An international perspective: tax transparency v data protection

Author: Ernest Marais

Service: Andersen Tax

The General Data Protection Privacy Regulation (“GDPR”) came into effect on the 25th of May 2018. The implementation thereof was a non-event for most South Africans other than being requested by social media networks and apps to consent to your data being used or processed. However, the GDPR has broad burdensome implications and the lack of giving effect thereto may expose financial institutions to risk.

The GDPR not only applies to organisations within the European Union (”EU”) but it applies to any organisation outside of the EU if they offer goods or services to, or monitor the behaviour, of EU citizens.

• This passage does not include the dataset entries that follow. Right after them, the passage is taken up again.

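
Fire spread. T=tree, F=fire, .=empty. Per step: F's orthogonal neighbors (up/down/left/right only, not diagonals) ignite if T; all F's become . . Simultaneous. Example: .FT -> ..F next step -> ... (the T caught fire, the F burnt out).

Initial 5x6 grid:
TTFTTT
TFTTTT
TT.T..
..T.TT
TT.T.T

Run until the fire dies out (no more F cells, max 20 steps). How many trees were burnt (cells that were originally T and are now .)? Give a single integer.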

Breach of the GDPR may result in a penalty of 4% of the annual global turnover (or €20 million) or a fine of up to 2% of their turnover for not having their records in order. Failure to comply with the GDPR is clearly not an inconsequential fine and compliance can become intricate when balancing its provisions against the provisions of the Organisation for Economic Development’s and Cooperation’s Common Reporting Standard (“CRS”).

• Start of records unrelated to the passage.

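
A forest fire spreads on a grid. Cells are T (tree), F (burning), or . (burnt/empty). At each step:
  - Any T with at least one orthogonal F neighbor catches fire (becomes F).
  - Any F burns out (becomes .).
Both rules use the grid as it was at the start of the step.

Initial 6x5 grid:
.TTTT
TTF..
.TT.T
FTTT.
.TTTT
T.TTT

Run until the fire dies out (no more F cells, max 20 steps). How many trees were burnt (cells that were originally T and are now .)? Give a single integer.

Answer: 18

Derivation:
Step 1: +4 fires, +2 burnt (F count now 4)
Step 2: +6 fires, +4 burnt (F count now 6)
Step 3: +3 fires, +6 burnt (F count now 3)
Step 4: +2 fires, +3 burnt (F count now 2)
Step 5: +2 fires, +2 burnt (F count now 2)
Step 6: +1 fires, +2 burnt (F count now 1)
Step 7: +0 fires, +1 burnt (F count now 0)
Fire out after step 7
Initially T: 20, now '.': 28
Total burnt (originally-T cells now '.'): 18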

The CRS imposes obligations on financial institutions to exchange tax and financial information on a global level with other countries which has signed up for CRS. In theory this should not be an area of concern as a legal obligation is one of the legal grounds to process personal information without the need to obtain explicit consent. Any organisation will be in breach of the GDPR if they exchange or release personal information which is not under a legal obligation to disclose under the CRS. The obligation to report information in terms of the CRS can be complex and continuously be subject to change.

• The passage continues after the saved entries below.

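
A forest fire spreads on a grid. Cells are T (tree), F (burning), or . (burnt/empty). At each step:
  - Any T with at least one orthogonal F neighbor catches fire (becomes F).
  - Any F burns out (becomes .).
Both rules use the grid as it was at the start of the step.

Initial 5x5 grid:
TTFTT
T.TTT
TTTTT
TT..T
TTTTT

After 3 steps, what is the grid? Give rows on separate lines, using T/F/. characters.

Step 1: 3 trees catch fire, 1 burn out
  TF.FT
  T.FTT
  TTTTT
  TT..T
  TTTTT
Step 2: 4 trees catch fire, 3 burn out
  F...F
  T..FT
  TTFTT
  TT..T
  TTTTT
Step 3: 4 trees catch fire, 4 burn out
  .....
  F...F
  TF.FT
  TT..T
  TTTTT

.....
F...F
TF.FT
TT..T
TTTTT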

By means of an example, there is an obligation on a financial institution to report any controlling persons (usually <25% ownership) of a Passive NFE, but no obligation to report the controlling person of an Active NFE.

A Passive NFE is defined in the negative as an entity that is not an Active NFE. An entity is an Active NFE if less than 50% of its income is passive income. The result being that the reporting obligations of a financial institution on an entity may differ from year to year depending on the financial performance of the relevant entity during that relevant financial year.

Financial institutions, such as banks, can’t take a catch-all approach and report all information as they risk breaching the GDPR. The tax liability of a taxpayer should not depend on its tax affairs being reported or not; however incorrect reporting may incite the wrath of the data regulator.